Exultet
Pour moi qui suis prêtre, mais peut-être aussi pour vous, croyants de tous horizons, ce soir est un des moments le plus fort de notre année, la célébration de la veillée Pascale.
Dans cet office tout me touche, le rassemblement près du feu et puis l’entrée dans l’église sombre, le chant qui s’élève, incertain d’abord, puis de plus en plus ferme et joyeux.
Christ est ressuscité, alléluia, alléluia ! Au bout de nos mains danse la lumière des cierges que nous portons. L’Exultet que nous chantons a déjà 6 couplets, mais je me suis déjà dit que j’aimerais parfois qu’il en comporte le double ou le triple, et je ne me lasserai pas de le chanter. De ma place je vois toutes ces flammes plus fortes que la nuit, je distingue les visages amis et la joie qui se communique de l’un à l’autre sans en oublier aucun. Que ces instants sont beaux !
Ce soir pourtant, vous le savez bien, il faudra se passer de cette expérience, poursuivre notre chemin sans avoir pu puiser à cette source sonore, visuelle et si sensiblement profonde.
Au regard de l’épreuve qui frappe notre monde, cette péripétie qu’est l’impossibilité de pouvoir célébrer la fête de Pâques pourra nous sembler bien mince, d’une certaine manière cela serait même souhaitable. Comment allons nous nous plaindre quand tant d’habitants de notre terre se trouvent confrontés au malheur dans le dénuement et la précarité la plus extrême ?
Et quand bien même il ne nous sera pas possible de chanter, cela remet-il en cause la résurrection de Jésus ?
Voilà une question qu’il convient de se poser, car s’il est bien vrai que notre foi a besoin de signes sensibles, il nous faut aussi mesurer qu’ils n’en sont pas l’unique condition, ou bien alors nous nous trompons, nous confondons confiance et émotion.
En fait, pour ne pas être privé de l’énergie joyeuse de l’annonce Pascale j’ai commencé de me construire un exultet en image.
Voir les bougies qui s’élèvent dans nos mains ce n’est quand même pas si difficile, mais pour que cela ait encore plus de sens je prévois que chaque lumière puisse évoquer réellement un témoignage de Vie reçu depuis cet instant où nous avons dû nous résoudre à vivre chacun replié dans notre maison. Sans vraiment chercher trop loin, plusieurs initiatives dont j’ai bénéficiées se présentent à ma prière, l’exultet de ce soir sera donc lumineux c’est certain.
Il paraît que dans les villes de notre pays, là ou contrairement à chez nous l’habitat est dense, chaque soir à 20h les habitants sortent sur leur balcon, ou bien se postent à leur fenêtre.
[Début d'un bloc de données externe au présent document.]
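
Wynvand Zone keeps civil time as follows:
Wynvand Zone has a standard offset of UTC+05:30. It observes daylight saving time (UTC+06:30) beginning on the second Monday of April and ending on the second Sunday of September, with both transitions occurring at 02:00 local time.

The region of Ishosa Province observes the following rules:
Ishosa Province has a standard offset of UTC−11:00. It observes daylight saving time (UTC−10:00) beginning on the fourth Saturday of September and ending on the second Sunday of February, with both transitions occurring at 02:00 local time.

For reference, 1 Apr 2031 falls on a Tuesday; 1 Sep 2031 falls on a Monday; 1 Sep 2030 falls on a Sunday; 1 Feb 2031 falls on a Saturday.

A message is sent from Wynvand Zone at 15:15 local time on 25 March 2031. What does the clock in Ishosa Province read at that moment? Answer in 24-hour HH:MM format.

22:45

1 April 2031 is a Tuesday, so the first Monday is April 7 and the second is April 14.
1 September 2031 is a Monday, so the first Sunday is September 7 and the second is September 14.
25 March 2031 is outside the daylight-saving period (14 April – 14 September), so Wynvand Zone is on standard time, UTC+05:30.
15:15 Wynvand Zone − 5h30m = 09:45 UTC.
1 September 2030 is a Sunday, so the first Saturday is September 7 and the fourth is September 28.
1 February 2031 is a Saturday, so the first Sunday is February 2 and the second is February 9.
At the standard offset (UTC−11:00), 09:45 UTC − 11h = 22:45 Ishosa Province standard time (rolling into the previous day, 24 March 2031).
The standard-time date in Ishosa Province, 24 March 2031, does not fall between 28 September 2030 and 9 February 2031, so daylight saving is not in effect and Ishosa Province is at UTC−11:00.
09:45 UTC − 11h = 22:45 Ishosa Province (rolling into the previous day, 24 March 2031).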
Munis d’instruments de musique, ou le plus souvent d’objets beaucoup moins mélodieux, ils se manifestent et applaudissent avec ferveur.
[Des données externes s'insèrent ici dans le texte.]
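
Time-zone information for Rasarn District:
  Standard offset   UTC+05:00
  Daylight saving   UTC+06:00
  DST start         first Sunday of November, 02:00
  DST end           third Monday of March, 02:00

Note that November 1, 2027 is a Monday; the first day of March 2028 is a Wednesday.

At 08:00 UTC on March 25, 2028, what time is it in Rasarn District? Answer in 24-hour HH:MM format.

1 November 2027 is a Monday, so the first Sunday is November 7.
1 March 2028 is a Wednesday, so the first Monday is March 6 and the third is March 20.
At the standard offset (UTC+05:00), 08:00 UTC + 5h = 13:00 Rasarn District standard time.
The standard-time date in Rasarn District, March 25, 2028, is outside the daylight-saving period (7 November 2027 – 20 March 2028), so Rasarn District is on standard time, UTC+05:00.
08:00 UTC + 5h = 13:00 local.

13:00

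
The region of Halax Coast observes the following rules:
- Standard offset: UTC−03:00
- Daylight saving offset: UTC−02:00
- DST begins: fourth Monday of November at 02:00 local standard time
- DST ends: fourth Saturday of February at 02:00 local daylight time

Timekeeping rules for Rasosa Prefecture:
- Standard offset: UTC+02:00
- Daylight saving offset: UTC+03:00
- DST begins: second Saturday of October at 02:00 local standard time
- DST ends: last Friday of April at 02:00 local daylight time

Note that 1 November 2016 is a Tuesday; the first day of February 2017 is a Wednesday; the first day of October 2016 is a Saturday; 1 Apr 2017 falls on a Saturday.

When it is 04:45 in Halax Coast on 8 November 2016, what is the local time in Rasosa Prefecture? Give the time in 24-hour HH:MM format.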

Selon ce que j’ai compris c’est une manière de dire merci aux soignants de nos services de santé qui se dévouent corps et âme pour sauver des vies. Il paraît encore que les enfants ne sont pas les derniers à s’exprimer ainsi. Même si je n’ai ni vu de mes yeux, ni entendu de mes oreilles ce joyeux tintamarre j’entrevois tout ce qu’il y a la dedans de profond et qui révèle ce qui est beau en nous.
Moi aussi je veux dire merci aux soignants et à toutes celles et ceux qui se dévouent au delà de toute fatigue pour notre santé, pour notre personne.
Pour autant, et sans m’approprier ce qui ne n’est pas à moi, je me demande si finalement l’exultet joyeux que je croyais disparu ne s’est pas répandu dans nos villes, et s’il ne raisonne pas chaque soir à 20h bien plus fort encore que je ne l’avais jamais entendu jusqu’ici.
Merci à toutes ces femmes, à tous ces hommes qui gardent en eux, envers et contre tout, le cap du service et merci à notre Dieu pour la Vie qu’il nous communique, plus forte que toute mort.